Deep Space Nine takes quite a bit of time to find itself, with its characters displaying no charisma whatsoever in the beginning seasons. They’re self-absorbed, dislike one another for no apparent reason, and behave very callously rather than attempt to build some kind of professional rapport. It’s a far cry from the family dynamic of the previous two shows. I’ll admit: I very strongly considered quitting this show in its first season. But I toughed it out, often painfully, and was happily rewarded with what is arguably the deepest and most mature Star Trek series ever produced. If you’re looking for traditional good-guy vs. bad-guy plots, those could be hard to come by in the later seasons. Gray areas are a massive part of Deep Space Nine’s appeal. A villain could be an honest philanthropist with actual good intentions who’s just misguided enough that they’re slowly causing real harm, and a hero could be someone who’s forced to do something absolutely monstrous in order to stop something that’s even worse.
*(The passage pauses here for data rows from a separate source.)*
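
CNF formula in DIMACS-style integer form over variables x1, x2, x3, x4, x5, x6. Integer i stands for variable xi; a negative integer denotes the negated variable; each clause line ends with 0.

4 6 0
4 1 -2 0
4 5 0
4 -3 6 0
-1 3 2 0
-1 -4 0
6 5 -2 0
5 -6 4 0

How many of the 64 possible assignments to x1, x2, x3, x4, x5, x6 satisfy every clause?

19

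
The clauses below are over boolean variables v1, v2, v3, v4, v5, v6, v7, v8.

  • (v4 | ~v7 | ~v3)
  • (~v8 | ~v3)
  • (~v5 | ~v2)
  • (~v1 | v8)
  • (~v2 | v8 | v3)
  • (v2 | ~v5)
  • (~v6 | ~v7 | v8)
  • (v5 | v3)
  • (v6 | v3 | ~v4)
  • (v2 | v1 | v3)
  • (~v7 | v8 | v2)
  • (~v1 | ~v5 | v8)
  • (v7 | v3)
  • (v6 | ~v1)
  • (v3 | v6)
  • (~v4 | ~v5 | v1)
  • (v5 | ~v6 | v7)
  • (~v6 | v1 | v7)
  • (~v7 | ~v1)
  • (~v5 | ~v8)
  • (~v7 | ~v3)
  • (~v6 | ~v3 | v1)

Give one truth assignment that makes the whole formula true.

v1=F  v2=T  v3=T  v4=T  v5=F  v6=F  v7=F  v8=F

Check each clause:
  1. (~v7 | v4 | ~v3) — ~v7 is true.
  2. (~v8 | ~v3) — ~v8 is true.
  3. (~v5 | ~v2) — ~v5 is true.
  4. (v8 | ~v1) — ~v1 is true.
  5. (v8 | ~v2 | v3) — v3 is true.
  6. (~v5 | v2) — v2 is true.
  7. (v8 | ~v6 | ~v7) — ~v7 is true.
  8. (v3 | v5) — v3 is true.
  9. (~v4 | v3 | v6) — v3 is true.
  10. (v3 | v1 | v2) — v2 is true.
  11. (~v7 | v8 | v2) — ~v7 is true.
  12. (~v5 | v8 | ~v1) — ~v5 is true.
  13. (v7 | v3) — v3 is true.
  14. (~v1 | v6) — ~v1 is true.
  15. (v6 | v3) — v3 is true.
  16. (v1 | ~v5 | ~v4) — ~v5 is true.
  17. (v7 | v5 | ~v6) — ~v6 is true.
  18. (v1 | ~v6 | v7) — ~v6 is true.
  19. (~v7 | ~v1) — ~v7 is true.
  20. (~v8 | ~v5) — ~v8 is true.
  21. (~v7 | ~v3) — ~v7 is true.
  22. (~v6 | v1 | ~v3) — ~v6 is true.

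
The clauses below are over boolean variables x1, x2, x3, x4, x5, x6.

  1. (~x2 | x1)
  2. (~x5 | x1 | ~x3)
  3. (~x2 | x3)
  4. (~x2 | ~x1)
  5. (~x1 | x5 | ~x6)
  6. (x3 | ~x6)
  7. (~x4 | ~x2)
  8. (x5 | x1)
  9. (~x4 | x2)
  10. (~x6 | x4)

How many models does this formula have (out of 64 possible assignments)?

Satisfying assignments:
  x1=0 x2=0 x3=0 x4=0 x5=1 x6=0
  x1=1 x2=0 x3=0 x4=0 x5=0 x6=0
  x1=1 x2=0 x3=0 x4=0 x5=1 x6=0
  x1=1 x2=0 x3=1 x4=0 x5=0 x6=0
  x1=1 x2=0 x3=1 x4=0 x5=1 x6=0
That's 5 in total.

5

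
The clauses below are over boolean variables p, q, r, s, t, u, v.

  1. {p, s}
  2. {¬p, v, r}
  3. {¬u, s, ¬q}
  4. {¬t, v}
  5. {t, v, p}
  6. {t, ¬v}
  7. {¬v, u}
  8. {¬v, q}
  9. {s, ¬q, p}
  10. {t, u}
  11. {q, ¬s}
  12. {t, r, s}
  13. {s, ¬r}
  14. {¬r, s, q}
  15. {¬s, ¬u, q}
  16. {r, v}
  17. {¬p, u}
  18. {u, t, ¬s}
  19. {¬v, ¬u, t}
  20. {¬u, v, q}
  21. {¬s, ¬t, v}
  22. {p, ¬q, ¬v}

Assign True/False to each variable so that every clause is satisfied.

p=True, q=True, r=True, s=True, t=False, u=True, v=False

Check each clause:
  1. {p, s} — p is true.
  2. {¬p, v, r} — r is true.
  3. {s, ¬q, ¬u} — s is true.
  4. {v, ¬t} — ¬t is true.
  5. {p, v, t} — p is true.
  6. {t, ¬v} — ¬v is true.
  7. {¬v, u} — ¬v is true.
  8. {q, ¬v} — ¬v is true.
  9. {p, s, ¬q} — p is true.
  10. {t, u} — u is true.
  11. {q, ¬s} — q is true.
  12. {t, s, r} — r is true.
  13. {s, ¬r} — s is true.
  14. {q, ¬r, s} — q is true.
  15. {¬u, ¬s, q} — q is true.
  16. {r, v} — r is true.
  17. {u, ¬p} — u is true.
  18. {t, u, ¬s} — u is true.
  19. {¬v, ¬u, t} — ¬v is true.
  20. {q, ¬u, v} — q is true.
  21. {¬s, v, ¬t} — ¬t is true.
  22. {¬v, p, ¬q} — p is true.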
It may be significantly less “fun” than Star Trek fans are used to, but it stands on its own brilliantly and shows that life in space is anything but easy.
This show is also known for adopting elements Gene Roddenberry never wanted for his vision of the future. Things like money, religion, and xenophobia play big parts on Deep Space Nine. It could be that this show was (or wasn’t; nothing’s been proven) ripped off from the proposed idea for Babylon 5, which Paramount Television rejected only to come out with a strikingly similar show that Babylon 5 now had to compete with in the ratings. But regardless of its origin, Deep Space Nine remains a spin-off of The Next Generation, and expands the Star Trek universe in powerful ways. It focuses far more on drama than action. Characters grow and change on a nearly episodic basis. Points of no return are par for the course here, leaving predictability in the dust. This is easily the least Star Treky show out of all of them. And trust me: that’s a very, very, very good thing!
With one of the most unpleasant first seasons in recent memory, Deep Space Nine nevertheless became far more than just The Next Generation: Part 2. It surpassed my expectations in every conceivable way, from writing, to directing, to acting (although Avery Brooks’ acting remained melodramatically stilted throughout, resulting in my least favorite captain so far). I proudly held my beer up to the TV screen during the very dignified final moments in the series finale. Spin-off, rip-off, or otherwise, this is TV done right. Its identity is solid, and may even be my favorite of all the Star Trek TV series. It’s science-fiction with a high I.Q., and like all great TV shows, even after 7 seasons, it leaves you wanting more.